Лес

Они поймали меня ночью, почти уже в пятом часу на сиреневом после дождя поле. В ту ночь луна была огромная, круглая, но безо всяких признаков жизни, казалось, она излучала какой-то искусственный свет. С трех сторон меня окружал лес, а с четвертой – овраг, так что мне некуда было ни идти, ни бежать. Тем более, мне не хотелось.
- Уходите, Вы не должны здесь быть, - услышал я странный, идущий откуда-то издалека голос, почувствовав одновременно тяжелую мужскую руку на своем плече. «Почему не должен? Здесь мое место», - подумал я, но решил ничего не отвечать – не имело смысла. Я нашел свое место именно здесь, на пустом сиреневом поле, сидя на каком-то тлеющем стуле, опустив босые ноги в высокую траву, до самых кончиков пропитанную уже не вечерней, но еще не утренней росой. Луна была так огромна и бесчувственна, что, казалось, вот-вот упадет с металлическим дребезгом на поле, разворотит сырую матушку-землю, озолотит своим светом сине-голубые кроны деревьев и это будет последней каплей моего одиночества.
Я нашел свое место именно здесь, на этом поле, возле кричащего ужасом оврага, а не на полке спального вагона поезда, этой механической машины, везущей саму себя в какое-то ненужное и неизвестное место. Стремление к ненужной цели – что бывает и может быть хуже и бесполезней?
У меня не было цели, я никуда не шел и ниоткуда не бежал, никому не был должен и не скучал ни о ком. Я даже  ни на кого не держал обиды, потому что никогда ни о ком не заботился и ни за кого не был в ответе. Я был одинок, и  теперь самым страшным наказанием для меня была эта холодная, безответная, искусственная луна, уставившись на которую я сидел на своем полуразложившимся стуле, опустив босые ноги в траву. Она не отвечала. Молчал лес. Молчал овраг. Молчало небо и поле. Молчала трава, и даже стул не издал ни единого скрипа.
Я подумал, что ответ в чем-то находит лишь тот, кто сам его провоцирует своей жизненной позицией, кто непостижим в своей открытости и мудрости, а не тупо замкнут в своем одиночестве. Любой другой, оказавшийся сейчас на моем месте человек, кричал бы от ужаса и метался в агонии от того, что лес гудит, и ночные птицы кричат аж до боли в сердце, и овраг глубок, и луна пожирает своим пустым и страшным взглядом… Для меня этого ничего нет, потому что мне все равно. Люди, которые слышат не только себя, обладают удивительной способностью слышать душу других и другого. Оттого им страшен и лес, и овраг, и птицы…
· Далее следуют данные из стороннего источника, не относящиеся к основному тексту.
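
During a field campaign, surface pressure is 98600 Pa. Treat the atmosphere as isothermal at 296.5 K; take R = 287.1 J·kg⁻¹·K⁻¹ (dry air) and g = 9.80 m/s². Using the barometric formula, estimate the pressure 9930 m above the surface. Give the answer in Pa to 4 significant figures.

Scale height: H = RT/g = 287.1 × 296.5 / 9.80 = 8686.2 m.
Barometric formula: P = P₀ exp(−z/H).
z/H = 9930.0/8686.2 = 1.1432; exp(−1.1432) = 0.31880.
P = 98600 × 0.31880 = 31434 Pa.

P ≈ 31430 Pa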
Для меня все это перестало иметь значение очень давно. Я сидел, и по моим ногам ползали и копошились, совершая бессмысленную механическую работу, жучки, муравьи и маленькие эльфы, а я даже не чувствовал, что кто-то нуждается во мне хоть самую малость.
Светало. Вокруг по-прежнему стояло молчание и я давно перестал чувствовать тяжелую мужскую руку на своем плече, но мне показалось вдруг, что кто-то ждет моего ответа.
Я поднял глаза. Они стояли надо мной с железно-равнодушными лицами, хотя, если бы им не было до меня никакого дела, они бы не пришли сюда. Видимо, я опять ничего не понял и не подумал, что кто-то может заботиться обо мне. Я встретился с ними глазами и почувствовал вдруг, что глаза мои полны такой невыразимой тоской и болью, что вряд ли кто-то смог бы в них смело посмотреть. Они исчезли через секунду после того, как пересеклись наши взгляды. Видимо, они тоже не могли вынести этой тоски.








Было уже совсем светло. Бесцветная луна сменилась красным солнцем и от росы на ногах становилось холодно. Я поднялся со стула и почувствовал, как страшно ноет мое тело. Оглядевшись вокруг, я решил, что пора уходить.
У меня не было цели. Мне было некуда идти и не от кого бежать, я просто шел по мокрому сиреневому полю навстречу безобразно-откровенным, проникающим в каждую клеточку моего ноющего тела, горячим и пыльным солнечным лучам и чувствовал, как что-то маленькое, но очень важное рождается внутри моего сердца и что никогда больше оно меня не отпустит и не оставит душу мою на съедение страшному, глухому, уродливому одиночеству.